The director, Centre for International Advanced and Professional Studies, Anthony Kila (professor) has called for a radical overhaul of the Independent National Electoral Commission (INEC), following the controversies that ensued after the one- week postponement of the February 16 presidential election over logistical challenges.
Kila’s views tally with that of Obafemi Hamzat, deputy governorship candidate of the All Progressives (APC) in Lagos, who believes that INEC as presently constituted breeds inefficiency and wastage and therefore required unbundling.
Hamzat, who spoke with BusinessDay, said the election umpire should be decentralised along the six geopolitical zones, with each of the zones allowed to print election materials but with supervision from the headquarters in Abuja. This, he believed would eliminate the recurring incident of election materials not reaching the electorate in their far flung localities on schedule time.

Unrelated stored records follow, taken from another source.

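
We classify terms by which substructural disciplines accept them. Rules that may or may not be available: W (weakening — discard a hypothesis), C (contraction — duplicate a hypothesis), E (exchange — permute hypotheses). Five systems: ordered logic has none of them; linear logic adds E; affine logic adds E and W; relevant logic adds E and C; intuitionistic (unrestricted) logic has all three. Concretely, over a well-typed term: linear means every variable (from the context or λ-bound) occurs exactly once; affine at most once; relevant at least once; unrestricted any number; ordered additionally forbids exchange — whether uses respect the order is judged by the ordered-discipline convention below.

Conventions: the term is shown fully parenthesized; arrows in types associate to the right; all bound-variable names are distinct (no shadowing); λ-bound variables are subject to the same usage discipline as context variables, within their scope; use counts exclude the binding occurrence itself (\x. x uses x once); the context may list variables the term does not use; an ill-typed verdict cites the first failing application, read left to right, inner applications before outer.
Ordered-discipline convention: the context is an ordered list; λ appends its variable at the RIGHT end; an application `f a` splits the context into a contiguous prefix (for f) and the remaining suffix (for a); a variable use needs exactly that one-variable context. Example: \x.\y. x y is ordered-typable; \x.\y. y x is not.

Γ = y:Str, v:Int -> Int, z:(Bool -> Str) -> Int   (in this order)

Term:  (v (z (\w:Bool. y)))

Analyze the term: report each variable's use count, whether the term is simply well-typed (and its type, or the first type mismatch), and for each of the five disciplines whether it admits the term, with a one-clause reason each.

usage: y ×1; v ×1; z ×1; w [bound] ×0
uses in reading order: v, z, y
typing: well-typed — term : Int
ordered: ✗, w left unused
linear: ✗, w left unused
affine: ✓, none of y, v, z, w used more than once
relevant: ✗, w left unused
unrestricted: ✓, well-typed at Int; no restrictions here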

Speaking at the 2019 Presidential Elections Predictions: A Post Mortem, held by the Association of Political Consultants Africa, in Lagos, on Sunday, Kila said enormous resources being spent INEC do not reflect on efficient conduct of elections in Nigeria.

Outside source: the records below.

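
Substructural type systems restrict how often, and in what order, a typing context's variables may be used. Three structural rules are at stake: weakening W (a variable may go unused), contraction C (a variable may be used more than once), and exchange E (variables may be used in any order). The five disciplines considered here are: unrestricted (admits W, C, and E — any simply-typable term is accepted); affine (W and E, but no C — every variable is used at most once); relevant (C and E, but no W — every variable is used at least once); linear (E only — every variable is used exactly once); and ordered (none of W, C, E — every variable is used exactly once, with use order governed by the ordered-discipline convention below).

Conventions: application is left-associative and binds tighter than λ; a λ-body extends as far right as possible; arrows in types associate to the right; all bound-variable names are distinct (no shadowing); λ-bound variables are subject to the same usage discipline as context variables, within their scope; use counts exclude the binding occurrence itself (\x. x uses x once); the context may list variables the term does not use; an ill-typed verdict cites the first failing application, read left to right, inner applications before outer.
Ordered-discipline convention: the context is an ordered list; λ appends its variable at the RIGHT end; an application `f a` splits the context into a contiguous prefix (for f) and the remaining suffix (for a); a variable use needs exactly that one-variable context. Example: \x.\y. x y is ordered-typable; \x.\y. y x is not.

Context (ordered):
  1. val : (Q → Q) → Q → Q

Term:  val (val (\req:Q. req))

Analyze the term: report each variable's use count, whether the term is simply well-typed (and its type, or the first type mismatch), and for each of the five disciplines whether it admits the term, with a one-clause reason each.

variable uses: val: 2×, req (bound): 1×
order of uses: val, val, req
typing: well-typed — term : Q → Q
ordered ✗ (uses contraction: val ×2)
linear ✗ (uses contraction: val ×2)
affine ✗ (uses contraction: val ×2)
relevant ✓ (every one of val, req appears)
unrestricted ✓ (typability at Q → Q is all that's needed)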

According to Kila, it is currently too expensive to manage INEC because of the mistrust between the commission and electorates. “At the moment one thing that should be said about INEC is that we are paying a price for not being transparent; the lack of trust is costing us a lot that is why INEC is too expensive to manage.

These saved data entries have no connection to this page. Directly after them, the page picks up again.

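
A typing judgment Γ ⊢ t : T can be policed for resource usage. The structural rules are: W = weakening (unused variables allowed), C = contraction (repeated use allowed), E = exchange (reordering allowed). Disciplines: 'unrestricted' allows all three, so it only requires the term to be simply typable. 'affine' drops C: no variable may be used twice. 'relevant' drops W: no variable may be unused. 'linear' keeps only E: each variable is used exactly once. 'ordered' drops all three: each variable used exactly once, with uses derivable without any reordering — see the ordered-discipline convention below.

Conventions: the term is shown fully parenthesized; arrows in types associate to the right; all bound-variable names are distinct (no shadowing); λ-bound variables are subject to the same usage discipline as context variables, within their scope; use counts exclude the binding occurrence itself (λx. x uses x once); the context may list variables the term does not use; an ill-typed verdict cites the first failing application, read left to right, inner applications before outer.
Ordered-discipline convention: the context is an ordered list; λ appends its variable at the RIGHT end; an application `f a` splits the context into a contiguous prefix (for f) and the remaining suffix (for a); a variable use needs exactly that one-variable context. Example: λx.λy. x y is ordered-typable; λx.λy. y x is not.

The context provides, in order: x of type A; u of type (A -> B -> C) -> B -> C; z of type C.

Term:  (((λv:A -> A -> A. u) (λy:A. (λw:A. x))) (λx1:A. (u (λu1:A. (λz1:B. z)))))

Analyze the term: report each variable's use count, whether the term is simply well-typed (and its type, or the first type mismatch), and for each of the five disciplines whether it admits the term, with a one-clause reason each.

use counts: x: 1, u: 2, z: 1, v [bound]: 0, y [bound]: 0, w [bound]: 0, x1 [bound]: 0, u1 [bound]: 0, z1 [bound]: 0
uses in reading order: u, x, u, z
typing: well-typed — term : B -> C
ordered: ✗ — repeated use of u ×2; unused: v, y, w, x1, u1, z1 — weakening required
linear: ✗ — repeated use of u ×2; unused: v, y, w, x1, u1, z1 — weakening required
affine: ✗ — repeated use of u ×2
relevant: ✗ — unused: v, y, w, x1, u1, z1 — weakening required
unrestricted: ✓ — type-checks (B -> C) and nothing is barred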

“INEC of today is analogue, slow, confused, not certain, and not transparent. It does not reflect the society of today; this INEC needs a total change,” he said.
Kila, who opined that every election is a test for political parties, candidates, the umpire (INEC), and for analysts, stated that the INEC of the future would decentralise authority, responsibility, and digitalise process.
“There is no reason why we should be seating and counting votes for 48/72 hours before we get results. There are ways to handle the whole election of Nigeria like one big master sheet of Excel Sheet, in which wherever you vote from, we can get the results live in real time and it will go to a visible website for example, and more media stations can transmit it just as they are coming in right away.
“We need to outsource a lot of things that INEC is doing; I have proposed and will continue to stand by the proposal that INEC should work with banks – people should be able to collect their PVC in their banks,” said Kila stating that the process of registering for vote and collecting the Permanent Voters’ Card (PVC) is out dated.
Kehinde Bamigbetan, the president, Association of Political Consultants Africa said the 2019 elections showed that plan and strategy can work based on the analysis that influenced the predictions made before the elections. “Political management is part of behavioural sciences: it is said and believed that as far as human beings are the ones who vote and participate in politics, political predictions about how people are likely to behave during an election will be largely based on scientific principles,” he said.
According to Bamigbetan, the group work to promote, sustain and foster the democratic process as a matter of principle and practice, hence providing a forum for the exchange of ideas and views on principles and techniques of politics, political campaigning and government relations.
Membership of the body is drawn from professional political consultants who counsel, run campaigns or provide specialised services such as polling, fundraising, message development and communications for candidates, political parties, public institutions and actors in the democratic process.